Хельман, теперь помощник коменданта по хозяйственным вопросам, изводил Калачникова требованиями на овощи, как будто от Калачникова зависело их досрочное созревание. Хельман сам ходил между грядками, ругался, но овощи от этого не поспевали быстрее. Впрочем, Петр Петрович был доволен этим обстоятельством.
Двадцатого июня Калачникова вызвали в эсэсовский штаб. Это не предвещало ничего хорошего, и Петр Петрович был готов ко всякого рода неожиданностям. В штабе его встретил холеный, упитанный полковник с седыми волосами и золотым пенсне на тонком носу.
— Мне рекомендовал вас майор Мизель, — начал полковник надменно, но корректно. — Нам удалось обнаружить ров, который заполнен жертвами большевистских зверств. Европа требует фактов, доказательств…
«Что они хотят? — ужаснулся Петр Петрович. — Во рву у нас раньше ребятишки играли! Только с приходом гитлеровцев не стали допускать туда жителей. В Шелонске каждый знает, что там фашисты осенью убили много невинных, проклятым местом назвали ров люди!»
— Мы дадим Европе факты, — продолжал полковник. — В Шелонск приезжает комиссия Красного Креста вместе с представителями прессы и кинохроники. Вас, профессор, увидит вся Европа!
— Почему меня? — удивленно спросил Калачников.
— Я немного забежал вперед, — полковник улыбнулся. — Ров будет раскопан, и двадцать второго июня комиссия увидит то, что так жаждет лицезреть Европа! Ко рву прибудут жители города Шелонска с венками. Перед комиссией Красного Креста выступят очевидцы большевистских зверств. Там выступите и вы. А чтобы не затруднять вас подготовкой к выступлению, мы эту миссию взяли на себя. — И полковник протянул Калачникову лист бумаги с отпечатанным на машинке текстом.

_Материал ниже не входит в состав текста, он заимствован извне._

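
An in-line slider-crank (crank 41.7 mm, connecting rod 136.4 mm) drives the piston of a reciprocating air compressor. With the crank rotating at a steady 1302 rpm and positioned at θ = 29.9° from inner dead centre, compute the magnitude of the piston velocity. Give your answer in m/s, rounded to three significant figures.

3.59

ω = 2π·1302/60 = 136.3 rad/s
For an in-line slider-crank, x = r cosθ + √(L² − r² sin²θ), so v = −rω sinθ·[1 + r cosθ/√(L² − r² sin²θ)].
With r = 0.0417 m, L = 0.1364 m, θ = 29.9°: √(L² − r² sin²θ) = 0.13481 m.
v = −0.0417·136.3·0.49849·[1 + 0.0417·0.86690/0.13481] = -3.5942 m/s.
|v| = 3.5942 m/s.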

«Дорогие господа, представители высокопочитаемого Красного Креста! — читал про себя Петр Петрович. — Ваши сердца содрогнулись, когда вы увидели невинно замученных людей. Они были дедушками внуков и матерями детей. Они были крошками, еще не вкусившими всех прелестей жизни. Они были невестами, готовившими себя к счастливой супружеской жизни…»
«Пока все правильно, — думал Петр Петрович, перечитывая «свою» речь. — Пока все правильно».
«…Вы спросите, за что? За что убили их? За то, что эти люди ждали великую германскую армию, видя в ней избавительницу от большевистских злодеев. Я стар, чтобы обманывать вас, господа члены высокочтимой комиссии, господа представители прессы. То, что я говорю вам, я видел своими глазами. Я видел, как вожак большевиков Шелонска Огнев, который и поныне скрывается в этих лесах, за несколько часов до прихода германской армии собственноручно расстрелял больше полсотни женщин, стариков и детей. Я все видел и выступаю перед вами как живой свидетель с просьбой: пусть через вас мир узнает, на что способны большевики!»
Петр Петрович едва дочитал речь до конца, голова у него кружилась, он еле держался на ногах.
— Не могу, — с трудом выговорил он.
— Почему? — равнодушно спросил полковник.
— Там написано: «Я стар, чтобы обманывать». Я не хочу никого обманывать.
— В чем?
— Этих людей убили немцы! — вырвалось у Калачникова.
Полковник плотнее прижал к носу пенсне.
— Да вы, оказывается, профессор, идейный человек!
— Я честный человек, господин полковник.
— Вы живете отжившими понятиями, профессор.
— Честность и порядочность — вечные понятия.
— У вас есть два пути, — сказал полковник, — или выступить у рва или быть во рву! Берите бумагу и уходите, профессор. Я очень занят!
«Ну вот, Петр Петрович, ты и отжил на этом свете, — подумал Калачников, выходя от полковника. — У тебя, конечно, еще есть выход, ты еще можешь бежать. Но этим ты поставишь под удар Сашка и Таню, провалишь их и спасешь от диверсии господ эсэсовцев. Нельзя так!» И все же ему было очень жаль самого себя: скоро, совсем скоро он не увидит ни цветов, ни старой крепости, ни тихой глади воды в речке, ни голубого неба над Шелонском. И никто уже не узнает, что думал в последние минуты старый честный человек, всю жизнь стремившийся сделать людям только хорошее. Слезы потекли у него из глаз. Он смахнул их рукавом поношенной бархатной толстовки.